Pain following DEB-TACE results from microsphere-induced arterial embolization, leading to tissue ischemia and hypoxia. on the one hand, when tissues face hypoxia, acidic pain-causing products will be generated through anaerobic fermentation. On the other hand, hypoxia will promote the release of prostaglandins, which activate mast cells through the signaling pathway and aggravate the aseptic inflammation response [83], and ultimately act on the visceral receptors, reaching the central nerves through nerve transmission, resulting in the pain in the ischemic region [84]. Zhiheng Wang et al. have reported a study of DEB-TACE for breast cancer; it found that all the participants experience pain after surgery, and 20% of the patients have moderate pain as determined by the visual analogue scoring criteria [76]. This result reflects the commonness of postoperative pain after DEB-TACE on the one hand. On the other hand, the study's sample size was only six patients, and there may be possible bias caused by the small sample size. Additionally, a meta-analysis comparing DEB-TACE and c-TACE treatments shows that the postoperative pain after DEB-TACE treatment is not significantly different from that of c-TACE treatment. However, the authors concluded that there is bias in the data by Egger's test [61]. Although DEB-TACE and c-TACE have different drug types and dosages, some procedures are similar, and thus the incidence of postoperative pain is approximately the same. Therefore, to further clarify the incidence of postoperative pain after DEB-TACE, bronchial arterial perfusion chemotherapy and DEB-BACE is compared for the treatment of lung cancer in a clinical study, it has been shown that some of the patients experience mild symptoms of chest pain, which is not statistically significant after analyses [66]. Considering that pain after previous bronchial artery perfusion chemotherapy is safe and controllable, DEB-BACE-induced chest pain may also be secure and controllable. The studies above have confirmed that pain is a common postoperative complication. Nevertheless, regarding the severity of pain, the current studies are not sufficient. On the one hand, it mainly lies in the lack of controlled analysis in the present study; on the other hand, the small sample size may also be a reason. Therefore, a larger sample size should be incorporated in the future to improve the deficiencies at this stage and provide more objective data for exploration and analysis.

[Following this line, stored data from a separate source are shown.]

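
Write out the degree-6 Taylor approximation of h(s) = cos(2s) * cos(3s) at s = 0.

-7813*s^6/720 + 313*s^4/24 - 13*s^2/2 + 1

Multiply the two series term by term and collect like powers.
[s^0] = 1;  [s^1] = 0;  [s^2] = -13/2;  [s^3] = 0;  [s^4] = 313/24;  [s^5] = 0;  [s^6] = -7813/720.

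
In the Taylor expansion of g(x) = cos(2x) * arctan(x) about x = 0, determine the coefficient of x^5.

23/15

Expand each factor separately, then convolve coefficients.
g(0) = 0
g′(0) = 1
g′′(0) = 0
g′′′(0) = -14
g^(4)(0) = 0
g^(5)(0) = 184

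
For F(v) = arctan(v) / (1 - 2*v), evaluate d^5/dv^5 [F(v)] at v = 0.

Expand 1/(denominator) as a geometric series and multiply by the numerator's series.
From the series, [v^5] F = 223/15; multiply by 5! = 120 to get 1784.

1784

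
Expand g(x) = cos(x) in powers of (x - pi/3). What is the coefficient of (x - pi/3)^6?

-1/1440

Apply the Taylor formula c_k = f^(k)(a)/k!.
g(pi/3) = 1/2
g′(pi/3) = -sqrt(3)/2
g′′(pi/3) = -1/2
g′′′(pi/3) = sqrt(3)/2
g^(4)(pi/3) = 1/2
g^(5)(pi/3) = -sqrt(3)/2
g^(6)(pi/3) = -1/2
So c_6 = g^(6)(pi/3)/6! = -1/1440.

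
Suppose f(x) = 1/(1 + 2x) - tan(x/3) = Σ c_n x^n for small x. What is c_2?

Combine the two series term by term.
f(0) = 1
f′(0) = -7/3
f′′(0) = 8
The Taylor polynomial is Σ f^(k)(0)/k! · x^k.

4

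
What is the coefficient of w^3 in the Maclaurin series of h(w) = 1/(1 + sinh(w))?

Substitute the inner expansion into the outer series and collect powers.
[w^0] = 1;  [w^1] = -1;  [w^2] = 1;  [w^3] = -7/6.

-7/6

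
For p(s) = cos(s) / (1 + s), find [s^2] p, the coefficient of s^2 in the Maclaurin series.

1/2

Write out both Maclaurin series and multiply, keeping only the needed powers.
p(0) = 1
p′(0) = -1
p′′(0) = 1
So c_2 = p′′(0)/2! = 1/2.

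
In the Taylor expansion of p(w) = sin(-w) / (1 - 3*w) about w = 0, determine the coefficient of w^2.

-3

Multiply the numerator's expansion by the denominator's geometric series.
p(0) = 0
p′(0) = -1
p′′(0) = -6
The Taylor polynomial is Σ p^(k)(0)/k! · w^k.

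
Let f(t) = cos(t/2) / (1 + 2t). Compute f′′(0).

31/4

Multiply the two series term by term and collect like powers.
From the series, [t^2] f = 31/8; multiply by 2! = 2 to get 31/4.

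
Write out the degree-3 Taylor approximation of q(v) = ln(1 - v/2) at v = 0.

-v^3/24 - v^2/8 - v/2

q(0) = 0
q′(0) = -1/2
q′′(0) = -1/4
q′′′(0) = -1/4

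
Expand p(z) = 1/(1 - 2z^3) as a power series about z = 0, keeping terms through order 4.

2*z^3 + 1

Apply the Taylor formula c_k = f^(k)(a)/k!.
[z^0] = 1;  [z^1] = 0;  [z^2] = 0;  [z^3] = 2;  [z^4] = 0.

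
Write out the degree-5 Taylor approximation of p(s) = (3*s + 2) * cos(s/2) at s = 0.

Multiply each power in the prefactor through the base expansion.
p(0) = 2
p′(0) = 3
p′′(0) = -1/2
p′′′(0) = -9/4
p^(4)(0) = 1/8
p^(5)(0) = 15/16
The Taylor polynomial is Σ p^(k)(0)/k! · s^k.

s^5/128 + s^4/192 - 3*s^3/8 - s^2/4 + 3*s + 2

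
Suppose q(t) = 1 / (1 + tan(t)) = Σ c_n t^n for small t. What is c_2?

Write 1/(1+u) = 1 - u + u^2 - u^3 + ... and substitute the series for u.
[t^0] = 1;  [t^1] = -1;  [t^2] = 1.

1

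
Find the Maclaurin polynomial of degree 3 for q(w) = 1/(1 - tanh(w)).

Compose series: expand the inner function first, then feed it into the outer expansion.
q(0) = 1
q′(0) = 1
q′′(0) = 2
q′′′(0) = 4
Dividing each by k! gives the coefficients c_0, ..., c_3.

2*w^3/3 + w^2 + w + 1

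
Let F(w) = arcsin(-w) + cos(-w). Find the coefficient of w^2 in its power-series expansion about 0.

Add the two expansions coefficient-wise.
F(0) = 1
F′(0) = -1
F′′(0) = -1
So c_2 = F′′(0)/2! = -1/2.

-1/2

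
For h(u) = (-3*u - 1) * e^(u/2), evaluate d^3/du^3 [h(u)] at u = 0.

Distribute the polynomial across the series and collect like powers.
The coefficient of u^3 in the expansion is -19/48, so h′′′(0) = 3! * (-19/48) = -19/8.

-19/8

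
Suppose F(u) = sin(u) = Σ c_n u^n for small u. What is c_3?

Differentiate repeatedly and evaluate at the center.
[u^0] = 0;  [u^1] = 1;  [u^2] = 0;  [u^3] = -1/6.
So c_3 = F′′′(0)/3! = -1/6.

-1/6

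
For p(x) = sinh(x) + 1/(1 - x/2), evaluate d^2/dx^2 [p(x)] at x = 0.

1/2

Add the two expansions coefficient-wise.
The coefficient of x^2 in the expansion is 1/4, so p′′(0) = 2! * (1/4) = 1/2.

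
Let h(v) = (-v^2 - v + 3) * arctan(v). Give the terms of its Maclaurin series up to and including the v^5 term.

Shift and add copies of the series according to the polynomial's terms.
[v^0] = 0;  [v^1] = 3;  [v^2] = -1;  [v^3] = -2;  [v^4] = 1/3;  [v^5] = 14/15.

14*v^5/15 + v^4/3 - 2*v^3 - v^2 + 3*v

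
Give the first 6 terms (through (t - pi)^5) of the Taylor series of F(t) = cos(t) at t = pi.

-(t - pi)^4/24 + (t - pi)^2/2 - 1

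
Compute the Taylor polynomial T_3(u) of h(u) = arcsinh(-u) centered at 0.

[u^0] = 0;  [u^1] = -1;  [u^2] = 0;  [u^3] = 1/6.

u^3/6 - u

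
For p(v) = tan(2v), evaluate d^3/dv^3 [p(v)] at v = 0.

The coefficient of v^3 in the expansion is 8/3, so p′′′(0) = 3! * (8/3) = 16.

16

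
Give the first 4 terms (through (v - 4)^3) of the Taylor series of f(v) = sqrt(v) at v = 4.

f(4) = 2
f′(4) = 1/4
f′′(4) = -1/32
f′′′(4) = 3/256

(v - 4)^3/512 - (v - 4)^2/64 + (v - 4)/4 + 2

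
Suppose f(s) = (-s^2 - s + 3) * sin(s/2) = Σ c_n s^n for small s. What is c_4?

1/48

Shift and add copies of the series according to the polynomial's terms.
f(0) = 0
f′(0) = 3/2
f′′(0) = -1
f′′′(0) = -27/8
f^(4)(0) = 1/2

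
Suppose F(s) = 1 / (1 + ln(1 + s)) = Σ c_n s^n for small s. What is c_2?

Use the geometric series for the reciprocal, then substitute.
F(0) = 1
F′(0) = -1
F′′(0) = 3
So c_2 = F′′(0)/2! = 3/2.

3/2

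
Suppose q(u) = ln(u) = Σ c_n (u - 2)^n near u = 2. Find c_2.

-1/8

q(2) = ln(2)
q′(2) = 1/2
q′′(2) = -1/4
Then c_k = q^(k)(2)/k! gives each Taylor coefficient.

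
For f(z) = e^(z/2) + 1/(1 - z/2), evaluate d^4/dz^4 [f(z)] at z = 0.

Expand each term separately and add.
The coefficient of z^4 in the expansion is 25/384, so f^(4)(0) = 4! * (25/384) = 25/16.

25/16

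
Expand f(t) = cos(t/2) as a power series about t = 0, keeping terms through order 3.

1 - t^2/8

Use the known series and substitute for the argument.
f(0) = 1
f′(0) = 0
f′′(0) = -1/4
f′′′(0) = 0
Dividing each by k! gives the coefficients c_0, ..., c_3.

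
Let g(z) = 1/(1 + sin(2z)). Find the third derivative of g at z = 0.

Compose series: expand the inner function first, then feed it into the outer expansion.
The coefficient of z^3 in the expansion is -20/3, so g′′′(0) = 3! * (-20/3) = -40.

-40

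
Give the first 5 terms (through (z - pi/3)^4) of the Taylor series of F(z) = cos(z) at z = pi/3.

Compute the successive derivatives at the expansion point and divide by k!.

(z - pi/3)^4/48 + sqrt(3)*(z - pi/3)^3/12 - (z - pi/3)^2/4 - sqrt(3)*(z - pi/3)/2 + 1/2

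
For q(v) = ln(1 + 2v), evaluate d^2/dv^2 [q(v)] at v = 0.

-4

From the series, [v^2] q = -2; multiply by 2! = 2 to get -4.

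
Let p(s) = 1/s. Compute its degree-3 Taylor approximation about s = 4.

[(s - 4)^0] = 1/4;  [(s - 4)^1] = -1/16;  [(s - 4)^2] = 1/64;  [(s - 4)^3] = -1/256.

-(s - 4)^3/256 + (s - 4)^2/64 - (s - 4)/16 + 1/4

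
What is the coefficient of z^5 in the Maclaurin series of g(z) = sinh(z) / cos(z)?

Invert the denominator's series and multiply.
[z^0] = 0;  [z^1] = 1;  [z^2] = 0;  [z^3] = 2/3;  [z^4] = 0;  [z^5] = 3/10.

3/10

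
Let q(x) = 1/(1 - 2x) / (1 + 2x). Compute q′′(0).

8

Write out both Maclaurin series and multiply, keeping only the needed powers.
The coefficient of x^2 in the expansion is 4, so q′′(0) = 2! * (4) = 8.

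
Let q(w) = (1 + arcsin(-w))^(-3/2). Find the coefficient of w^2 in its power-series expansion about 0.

Plug the Maclaurin series of the inner function into that of the outer and collect terms.
So c_2 = q′′(0)/2! = 15/8.

15/8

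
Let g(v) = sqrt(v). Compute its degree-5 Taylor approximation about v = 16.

7*(v - 16)^5/67108864 - 5*(v - 16)^4/2097152 + (v - 16)^3/16384 - (v - 16)^2/512 + (v - 16)/8 + 4

g(16) = 4
g′(16) = 1/8
g′′(16) = -1/256
g′′′(16) = 3/8192
g^(4)(16) = -15/262144
g^(5)(16) = 105/8388608
Dividing each by k! gives the coefficients c_0, ..., c_5.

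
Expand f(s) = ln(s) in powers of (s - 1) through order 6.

Use the known series and substitute for the argument.
f(1) = 0
f′(1) = 1
f′′(1) = -1
f′′′(1) = 2
f^(4)(1) = -6
f^(5)(1) = 24
f^(6)(1) = -120
Dividing each by k! gives the coefficients c_0, ..., c_6.

-(s - 1)^6/6 + (s - 1)^5/5 - (s - 1)^4/4 + (s - 1)^3/3 - (s - 1)^2/2 + (s - 1)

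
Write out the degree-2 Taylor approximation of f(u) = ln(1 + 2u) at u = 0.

[u^0] = 0;  [u^1] = 2;  [u^2] = -2.

-2*u^2 + 2*u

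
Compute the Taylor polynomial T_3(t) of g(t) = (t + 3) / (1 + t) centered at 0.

Shift and add copies of the series according to the polynomial's terms.

-2*t^3 + 2*t^2 - 2*t + 3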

Gastrointestinal symptoms are one of the most common adverse effects of c-TACE [85]. Additionally, nausea and vomiting are found to be along with DEB-TACE [86]. The mechanism is that DEB-TACE increases the sensitivity of chemotherapeutic agents to tumor tissues, producing tumor cytotoxicity, and thus causing nausea and vomiting. A previous study has shown that chemotherapeutic agents reduce the activity of drug-metabolizing enzymes in the gastrointestinal tract, aggravating toxic side effects in the GI tract [87]. Several clinical studies have analyzed the severity of nausea and vomiting symptoms after DEB-TACE, including an exploratory clinical analysis of 172 patients with hepatocellular carcinoma treated with DEB-TACE; gastrointestinal reactions are observed in 49.42% of the patients, but all of them are mild to moderate degree, and no severe nausea or vomiting is observed [82]. In another study including 42 patients with colorectal cancer with liver metastases loaded with irinotecan for DEB-TACE, 42.8% of the patients experience nausea and vomiting; all of them are in grade 1 or 2, and no nausea or vomiting of grade 3 or higher is seen [61]. No severe GI reactions are seen in any of the above studies. Therefore, although nausea and vomiting are common adverse reactions after DEB-TACE, their degree is relatively mild. Even though the symptoms of nausea and vomiting after DEB-TACE are not severe, they inevitably cause discomfort to patients. Hence, proton pump inhibitors can be routinely used for symptomatic treatment before and after surgery, which in turn reduces the patients' postoperative gastrointestinal reactions.